Malaysia, Indonesia should jointly repel EU pressure on palm - Mahathir

BOGOR, Indonesia (Reuters) - Malaysian Prime Minister Mahathir Mohamad said on Friday Indonesia should join forces with his country to oppose pressure from Europe on the palm oil industry in the world’s top two producers of the edible oil.

Indonesia's President Joko Widodo (R) and Malaysian Prime Minister Mahathir Mohamad (L) brief journalists during a joint news conference at presidential palace in Bogor, West Java province, June 29, 2018. Bay Ismoyo /Pool via Reuters

Mahathir, speaking during a state visit to Indonesia, said the neighbours faced “similar problems” in the industry.

“Our palm oil is threatened by Europe and we need to oppose them together,” Mahathir told a joint news conference with Indonesian President Joko Widodo.

The European Union is among the two countries’ largest export markets for palm oil, but it has moved to curb its use to meet climate goals.

Palm oil is used in a wide range of products from chocolate to shampoo and the industry has come under scrutiny in recent years as it is often blamed for causing deforestation and forest fires.

“European countries used to be covered with forests but they’ve cut them down and nobody argues with them about it.

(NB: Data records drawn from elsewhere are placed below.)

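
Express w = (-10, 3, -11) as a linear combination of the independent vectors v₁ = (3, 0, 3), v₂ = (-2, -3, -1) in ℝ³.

Solve the system with v₁, v₂ as columns and w as the right-hand side.
The system has the unique solution (α₁, α₂) = (-4, -1).

w = -4v₁ - v₂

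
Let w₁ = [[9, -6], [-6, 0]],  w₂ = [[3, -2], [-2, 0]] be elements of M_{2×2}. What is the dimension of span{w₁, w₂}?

dim = 1

Represent each element by its coordinate vector in ℝ⁴.
Row-reduce the 2×4 matrix with these as rows.
Exactly 1 pivot survives; hence the rank is 1.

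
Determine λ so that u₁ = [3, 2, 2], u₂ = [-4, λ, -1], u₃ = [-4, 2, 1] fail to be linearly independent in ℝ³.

Dependence holds iff the 3×3 matrix [u₁ u₂ u₃] is singular.
Cofactor expansion gives det = 11*λ + 6.
Solving 11*λ + 6 = 0 yields λ = -6/11.

λ = -6/11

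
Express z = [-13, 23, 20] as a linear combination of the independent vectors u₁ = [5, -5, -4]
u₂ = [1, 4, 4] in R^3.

z = -3u₁ + 2u₂

Solve the system with u₁, u₂ as columns and z as the right-hand side.
Row-reducing the augmented matrix gives the unique coefficients (α₁, α₂) = (-3, 2).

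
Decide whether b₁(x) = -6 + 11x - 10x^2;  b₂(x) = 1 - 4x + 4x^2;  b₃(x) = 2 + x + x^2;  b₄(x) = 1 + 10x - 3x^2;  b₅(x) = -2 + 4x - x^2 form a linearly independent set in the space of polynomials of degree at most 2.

Take coordinates with respect to the standard basis {1, x, x^2}.
There are 5 vectors in a 3-dimensional space, so they cannot be linearly independent.

linearly dependent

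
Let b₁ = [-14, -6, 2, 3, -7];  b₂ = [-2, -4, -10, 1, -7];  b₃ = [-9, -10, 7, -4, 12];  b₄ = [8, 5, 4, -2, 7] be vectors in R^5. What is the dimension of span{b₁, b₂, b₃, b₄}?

Form the matrix with b₁, b₂, b₃, b₄ as columns and reduce.
There are 3 pivot columns, so rank = 3.

dim = 3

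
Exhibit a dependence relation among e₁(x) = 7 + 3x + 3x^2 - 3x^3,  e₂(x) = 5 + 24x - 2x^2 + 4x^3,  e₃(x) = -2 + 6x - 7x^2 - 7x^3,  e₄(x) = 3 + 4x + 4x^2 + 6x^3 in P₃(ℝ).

e₂ - 2e₃ - 3e₄ = 0

Take coordinates with respect to {1, x, …, x^3}.
Write the vectors as columns of a matrix and find a nonzero vector in its null space.
The free variable yields coefficients (0, 1, -2, -3) (any nonzero multiple also works).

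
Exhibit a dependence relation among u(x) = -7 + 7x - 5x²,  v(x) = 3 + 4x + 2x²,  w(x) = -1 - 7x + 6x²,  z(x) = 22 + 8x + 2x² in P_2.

Pass to coordinate vectors relative to the basis {1, x, x²}.
Set up α₁u + … + α₄z = 0 and solve the homogeneous system.
The free variable yields coefficients (2, -2, 2, 1) (any nonzero multiple also works).

2u - 2v + 2w + z = 0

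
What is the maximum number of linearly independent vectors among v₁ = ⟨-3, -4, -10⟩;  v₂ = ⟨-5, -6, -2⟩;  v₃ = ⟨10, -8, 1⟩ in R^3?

Row-reduce the 3×3 matrix with these as rows.
Reduction leaves 3 leading entries, giving rank 3.

3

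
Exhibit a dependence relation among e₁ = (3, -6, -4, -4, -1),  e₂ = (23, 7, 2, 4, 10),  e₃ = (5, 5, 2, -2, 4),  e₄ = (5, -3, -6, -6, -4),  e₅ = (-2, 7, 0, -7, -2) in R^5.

Write the vectors as columns of a matrix and find a nonzero vector in its null space.
The free variable yields coefficients (2, 1, -3, -2, 2) (any nonzero multiple also works).

2e₁ + e₂ - 3e₃ - 2e₄ + 2e₅ = 0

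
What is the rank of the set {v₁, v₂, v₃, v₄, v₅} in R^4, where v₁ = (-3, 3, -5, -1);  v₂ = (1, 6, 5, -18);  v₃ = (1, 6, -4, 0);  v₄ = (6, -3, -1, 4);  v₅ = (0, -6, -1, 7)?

Put the 4×5 matrix [v₁|v₂|v₃|v₄|v₅] into echelon form.
The echelon form has 4 nonzero rows, so the rank is 4.
(With 5 elements in a 4-dimensional space the rank is at most 4.)

rank 4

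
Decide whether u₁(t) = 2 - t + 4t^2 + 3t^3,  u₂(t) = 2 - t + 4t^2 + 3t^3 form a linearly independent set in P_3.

linearly dependent

Take coordinates with respect to the standard basis {1, t, …, t^3}.
Two of the vectors are equal, giving an immediate dependence.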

But when we clear land they say it pollutes the climate,” said the 92-year-old premier, who recently came back to power in Malaysia after a shock election victory.

Mahathir also said the neighbours had revived plans to jointly develop a car to be sold in Southeast Asia.

In Japan earlier this month, Mahathir had said he hoped to begin a new car project to follow Proton, the car company founded during his first premiership stint in 1983.

Initially floated years ago, the so-called “ASEAN car” was to be developed by Proton and Indonesia’s PT Adiperkasa but the project was shelved.

“In 2015 we could not proceed because of certain reasons but now we plan to continue this project again,” Mahathir said, without elaborating.

Proton has struggled in recent years, and last year saw Chinese auto company Geely taking a 49.9 percent stake in the carmaker.